Not that cynical, personally. Film away, but stay out of the damned water, as far as I’m concerned. Don’t make a bad problem worse by one’s complicating presence.
I share pictures of wildlife: raccoons, fox, coyote and others who come to visit. Tame and boring enough, to most. Been filmed/recorded at difficult emergency scenes by people who never before experienced the unusual circumstance in which they found themselves. Got people in my department who wear a helmet cam into working structure fires. I don’t, but sure don’t care that they choose to do.
It’s the world in which we live, liking it or not.

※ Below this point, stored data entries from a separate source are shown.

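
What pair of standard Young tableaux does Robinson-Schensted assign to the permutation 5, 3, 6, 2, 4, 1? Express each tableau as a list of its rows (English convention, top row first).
P = [[1, 4], [2, 6], [3], [5]], Q = [[1, 3], [2, 5], [4], [6]]

Insert each entry of the permutation into P by Schensted row insertion, recording in Q the position of each new cell.

After inserting 5: P = [[5]].
After inserting 3: P = [[3], [5]].
After inserting 6: P = [[3, 6], [5]].
After inserting 2: P = [[2, 6], [3], [5]].
After inserting 4: P = [[2, 4], [3, 6], [5]].
After inserting 1: P = [[1, 4], [2, 6], [3], [5]].

So P = [[1, 4], [2, 6], [3], [5]], Q = [[1, 3], [2, 5], [4], [6]].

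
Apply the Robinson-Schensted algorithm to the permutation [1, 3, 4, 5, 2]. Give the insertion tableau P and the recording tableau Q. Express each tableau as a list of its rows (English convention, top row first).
Insert each entry of the permutation into P by Schensted row insertion, recording in Q the position of each new cell.

Insert 1: appended to row 1. P = [[1]], Q = [[1]].
Insert 3: appended to row 1. P = [[1, 3]], Q = [[1, 2]].
Insert 4: appended to row 1. P = [[1, 3, 4]], Q = [[1, 2, 3]].
Insert 5: appended to row 1. P = [[1, 3, 4, 5]], Q = [[1, 2, 3, 4]].
Insert 2: 2 bumps 3 from row 1; 3 starts row 2. P = [[1, 2, 4, 5], [3]], Q = [[1, 2, 3, 4], [5]].

So P = [[1, 2, 4, 5], [3]], Q = [[1, 2, 3, 4], [5]].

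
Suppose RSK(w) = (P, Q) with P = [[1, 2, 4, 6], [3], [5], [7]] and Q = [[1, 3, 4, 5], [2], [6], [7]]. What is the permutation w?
Reverse RSK: for i = n, n-1, ..., 1, locate i in Q, remove the corresponding corner cell from P, and reverse-bump its entry up through P; the value ejected from row 1 is w(i).

So w = 7 1 3 5 6 4 2.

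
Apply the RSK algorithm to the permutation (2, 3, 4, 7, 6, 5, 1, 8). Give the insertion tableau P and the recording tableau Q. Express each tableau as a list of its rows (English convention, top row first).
Insert each entry of the permutation into P by Schensted row insertion, recording in Q the position of each new cell.

Insert 2: appended to row 1. P = [[2]], Q = [[1]].
Insert 3: appended to row 1. P = [[2, 3]], Q = [[1, 2]].
Insert 4: appended to row 1. P = [[2, 3, 4]], Q = [[1, 2, 3]].
Insert 7: appended to row 1. P = [[2, 3, 4, 7]], Q = [[1, 2, 3, 4]].
Insert 6: 6 bumps 7 from row 1; 7 starts row 2. P = [[2, 3, 4, 6], [7]], Q = [[1, 2, 3, 4], [5]].
Insert 5: 5 bumps 6 from row 1; 6 bumps 7 from row 2; 7 starts row 3. P = [[2, 3, 4, 5], [6], [7]], Q = [[1, 2, 3, 4], [5], [6]].
Insert 1: 1 bumps 2 from row 1; 2 bumps 6 from row 2; 6 bumps 7 from row 3; 7 starts row 4. P = [[1, 3, 4, 5], [2], [6], [7]], Q = [[1, 2, 3, 4], [5], [6], [7]].
Insert 8: appended to row 1. P = [[1, 3, 4, 5, 8], [2], [6], [7]], Q = [[1, 2, 3, 4, 8], [5], [6], [7]].

So P = [[1, 3, 4, 5, 8], [2], [6], [7]], Q = [[1, 2, 3, 4, 8], [5], [6], [7]].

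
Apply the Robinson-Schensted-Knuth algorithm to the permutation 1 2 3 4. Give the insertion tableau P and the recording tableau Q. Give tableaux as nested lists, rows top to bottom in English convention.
P = [[1, 2, 3, 4]], Q = [[1, 2, 3, 4]]

Insert each entry of the permutation into P by Schensted row insertion, recording in Q the position of each new cell.

After inserting 1: P = [[1]].
After inserting 2: P = [[1, 2]].
After inserting 3: P = [[1, 2, 3]].
After inserting 4: P = [[1, 2, 3, 4]].

So P = [[1, 2, 3, 4]], Q = [[1, 2, 3, 4]].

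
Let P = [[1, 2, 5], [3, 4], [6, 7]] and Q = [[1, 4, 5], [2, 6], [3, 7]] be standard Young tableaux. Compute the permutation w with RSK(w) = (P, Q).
6 3 1 4 7 5 2

Reverse the RSK construction: for i from n down to 1, find the cell of Q containing i, remove the entry at that cell from P, and reverse-bump it up through P; the value ejected from row 1 is w(i).

Step i=7: Q has 7 at row 3, column 2; remove 7 from row 3 of P and reverse-bump: 7 enters row 2 and ejects 4; 4 enters row 1 and ejects 2. So w(7) = 2. P is now [[1, 4, 5], [3, 7], [6]].
Step i=6: Q has 6 at row 2, column 2; remove 7 from row 2 of P and reverse-bump: 7 enters row 1 and ejects 5. So w(6) = 5. P is now [[1, 4, 7], [3], [6]].
Step i=5: Q has 5 at row 1, column 3; remove that cell from P, ejecting 7. So w(5) = 7. P is now [[1, 4], [3], [6]].
Step i=4: Q has 4 at row 1, column 2; remove that cell from P, ejecting 4. So w(4) = 4. P is now [[1], [3], [6]].
Step i=3: Q has 3 at row 3, column 1; remove 6 from row 3 of P and reverse-bump: 6 enters row 2 and ejects 3; 3 enters row 1 and ejects 1. So w(3) = 1. P is now [[3], [6]].
Step i=2: Q has 2 at row 2, column 1; remove 6 from row 2 of P and reverse-bump: 6 enters row 1 and ejects 3. So w(2) = 3. P is now [[6]].
Step i=1: Q has 1 at row 1, column 1; remove that cell from P, ejecting 6. So w(1) = 6. P is now [].

So w = 6 3 1 4 7 5 2.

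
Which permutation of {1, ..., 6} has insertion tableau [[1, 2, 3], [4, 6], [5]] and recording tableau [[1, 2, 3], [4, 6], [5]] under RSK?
Reverse RSK: for i = n, n-1, ..., 1, locate i in Q, remove the corresponding corner cell from P, and reverse-bump its entry up through P; the value ejected from row 1 is w(i).

So w = 1 5 6 4 2 3.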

IDK, just don’t get the angst.
“They didn’t do anything.” Well, they shouldn’t have. They were smart, or cowardly ... but they went home.
“They recorded the event.” Well, so? Most people, fortunately, don’t deal with this crap. It is astounding to them, unique, and they record it. Like I do the rare bear that wanders by, or the nightly raccoons who are part of my life, or the kid’s first steps.
“What if it were YOUR family?” Well, I’d deal with it, probably not choosing to watch the video should I happen across it.
I’m gonna’ die (probably sooner than most of you). My children will, and grandsons, and everyone reading these words. I’d have done a better job with the design, repair and longevity of the make/model had I been asked. It’s just the way it is, though. We only rarely roll back the tide of eternity for a relative few (and not for that much longer, in any case), and generally don’t change the popular morays of mankind as a whole.
Film away, I say, those things which (by choice or circumstance) grab the “moments” of your life, often unbidden. And stay out of the damned water. Make sure you go home.